As a physician, I've had the privilege of working alongside CHWs for almost 30 years and have never seen anything to match what they can contribute to health systems planning. Thus, it's encouraging to see them acknowledged in so many quarters recently.
I'm worried, though, that misunderstandings, underestimation of proper CHW skills and scope, and the usual health care hierarchy may squander our current opportunity to identify, support and utilize more CHWs, instead, relegating them to other roles (as eligibility workers, interpreters, etc.), viewing them solely in a cost-savings mode, selecting them for convenience, and improperly calling them CHWs (e.g., college students wanting a summer job). If CHWs are to promote health, advance equity and build communities, they must hail from those communities and be regarded as professionals ... and be trusted ... by licensed clinicians as full members of the health care team.
— Tina Castaneres, M.D.
A Trustee at 24?
Re: "New Blood for Your Board" by Laura Putre, July H&HN
I am 24 and just finished my second master's of science. This one is in health care administration. Is there a possibility of being a junior board member? I am really excited by the prospect of health systems and hospitals looking for new younger board members. I have a fantastic understanding of technology, marketing and general management strategies, especially in health care. I realize that I am young, but I would love to serve a board as a junior member or as a trainee to move up to full member when I have gained more experience.
Engaging Hospital Workers
Re: "New Way to Staff a Hospital" by Charlotte Huff, June H&HN
One thing stands out to me in this article.

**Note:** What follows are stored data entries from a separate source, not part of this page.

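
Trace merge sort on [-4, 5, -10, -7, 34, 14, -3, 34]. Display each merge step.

Divide and conquer:
  Merge [-4] + [5] -> [-4, 5]
  Merge [-10] + [-7] -> [-10, -7]
  Merge [-4, 5] + [-10, -7] -> [-10, -7, -4, 5]
  Merge [34] + [14] -> [14, 34]
  Merge [-3] + [34] -> [-3, 34]
  Merge [14, 34] + [-3, 34] -> [-3, 14, 34, 34]
  Merge [-10, -7, -4, 5] + [-3, 14, 34, 34] -> [-10, -7, -4, -3, 5, 14, 34, 34]


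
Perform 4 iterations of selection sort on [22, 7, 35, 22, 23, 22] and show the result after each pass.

Pass 1: Select minimum 7 at index 1, swap -> [7, 22, 35, 22, 23, 22]
Pass 2: Select minimum 22 at index 1, swap -> [7, 22, 35, 22, 23, 22]
Pass 3: Select minimum 22 at index 3, swap -> [7, 22, 22, 35, 23, 22]
Pass 4: Select minimum 22 at index 5, swap -> [7, 22, 22, 22, 23, 35]


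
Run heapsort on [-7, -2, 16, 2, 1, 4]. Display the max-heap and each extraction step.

Build heap: [16, 2, 4, -2, 1, -7]
Extract 16: [4, 2, -7, -2, 1, 16]
Extract 4: [2, 1, -7, -2, 4, 16]
Extract 2: [1, -2, -7, 2, 4, 16]
Extract 1: [-2, -7, 1, 2, 4, 16]
Extract -2: [-7, -2, 1, 2, 4, 16]


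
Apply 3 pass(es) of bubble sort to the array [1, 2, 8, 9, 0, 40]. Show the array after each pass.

After pass 1: [1, 2, 8, 0, 9, 40] (1 swaps)
After pass 2: [1, 2, 0, 8, 9, 40] (1 swaps)
After pass 3: [1, 0, 2, 8, 9, 40] (1 swaps)
Total swaps: 3


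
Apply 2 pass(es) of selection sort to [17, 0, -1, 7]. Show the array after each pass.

Pass 1: Select minimum -1 at index 2, swap -> [-1, 0, 17, 7]
Pass 2: Select minimum 0 at index 1, swap -> [-1, 0, 17, 7]


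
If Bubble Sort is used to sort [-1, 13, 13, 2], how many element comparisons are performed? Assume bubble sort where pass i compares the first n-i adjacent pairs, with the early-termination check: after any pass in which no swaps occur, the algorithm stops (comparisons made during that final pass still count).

Pass 1: compare adjacent pairs (0,1)..(2,3) = 3 comparison(s), 1 swap(s) -> [-1, 13, 2, 13]
Pass 2: compare adjacent pairs (0,1)..(1,2) = 2 comparison(s), 1 swap(s) -> [-1, 2, 13, 13]
Pass 3: compare adjacent pairs (0,1)..(0,1) = 1 comparison(s), 0 swap(s) -> [-1, 2, 13, 13]
No swaps in this pass, so bubble sort stops here.
Total comparisons: 3 + 2 + 1 = 6


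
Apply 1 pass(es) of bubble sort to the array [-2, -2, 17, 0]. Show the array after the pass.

After pass 1: [-2, -2, 0, 17] (1 swaps)
Total swaps: 1


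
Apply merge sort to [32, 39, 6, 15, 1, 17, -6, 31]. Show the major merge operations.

Divide and conquer:
  Merge [32] + [39] -> [32, 39]
  Merge [6] + [15] -> [6, 15]
  Merge [32, 39] + [6, 15] -> [6, 15, 32, 39]
  Merge [1] + [17] -> [1, 17]
  Merge [-6] + [31] -> [-6, 31]
  Merge [1, 17] + [-6, 31] -> [-6, 1, 17, 31]
  Merge [6, 15, 32, 39] + [-6, 1, 17, 31] -> [-6, 1, 6, 15, 17, 31, 32, 39]


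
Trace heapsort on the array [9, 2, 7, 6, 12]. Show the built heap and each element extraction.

Build heap: [12, 9, 7, 6, 2]
Extract 12: [9, 6, 7, 2, 12]
Extract 9: [7, 6, 2, 9, 12]
Extract 7: [6, 2, 7, 9, 12]
Extract 6: [2, 6, 7, 9, 12]


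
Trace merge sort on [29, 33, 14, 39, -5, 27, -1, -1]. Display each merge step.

Divide and conquer:
  Merge [29] + [33] -> [29, 33]
  Merge [14] + [39] -> [14, 39]
  Merge [29, 33] + [14, 39] -> [14, 29, 33, 39]
  Merge [-5] + [27] -> [-5, 27]
  Merge [-1] + [-1] -> [-1, -1]
  Merge [-5, 27] + [-1, -1] -> [-5, -1, -1, 27]
  Merge [14, 29, 33, 39] + [-5, -1, -1, 27] -> [-5, -1, -1, 14, 27, 29, 33, 39]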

Redeploying staff and using staff to their maximum skill level are great drivers of engagement. When folks are satisfied, energized and productive (my definition of engagement from years of study and writing), they are happier, better with patients and coworkers and provide safer care. Since boring work is demotivating and can lead to mistakes, your points are well taken. Administrators who work with staff to do their best work at the highest level will also see the ancillary benefits of optimized engagement.
— Vicki Hess
Forget Your Ego and Listen
Re: "New Way to Staff a Hospital"
Very insightful article. I especially agree with the suggestion regarding retraining existing clinicians. Effective communication is key and listening is a big part. I always say that it's about doing what's right for the patient and not so much about what is right for your ego.
— Jackie Biddle Shuler
Retraining Clinicians, Step 1
Re: "New Way to Staff a Hospital"
I'm happy to read this. Retraining clinicians is the hard part. I think the first step is to help them tell themselves a new story about who they are and why they are there.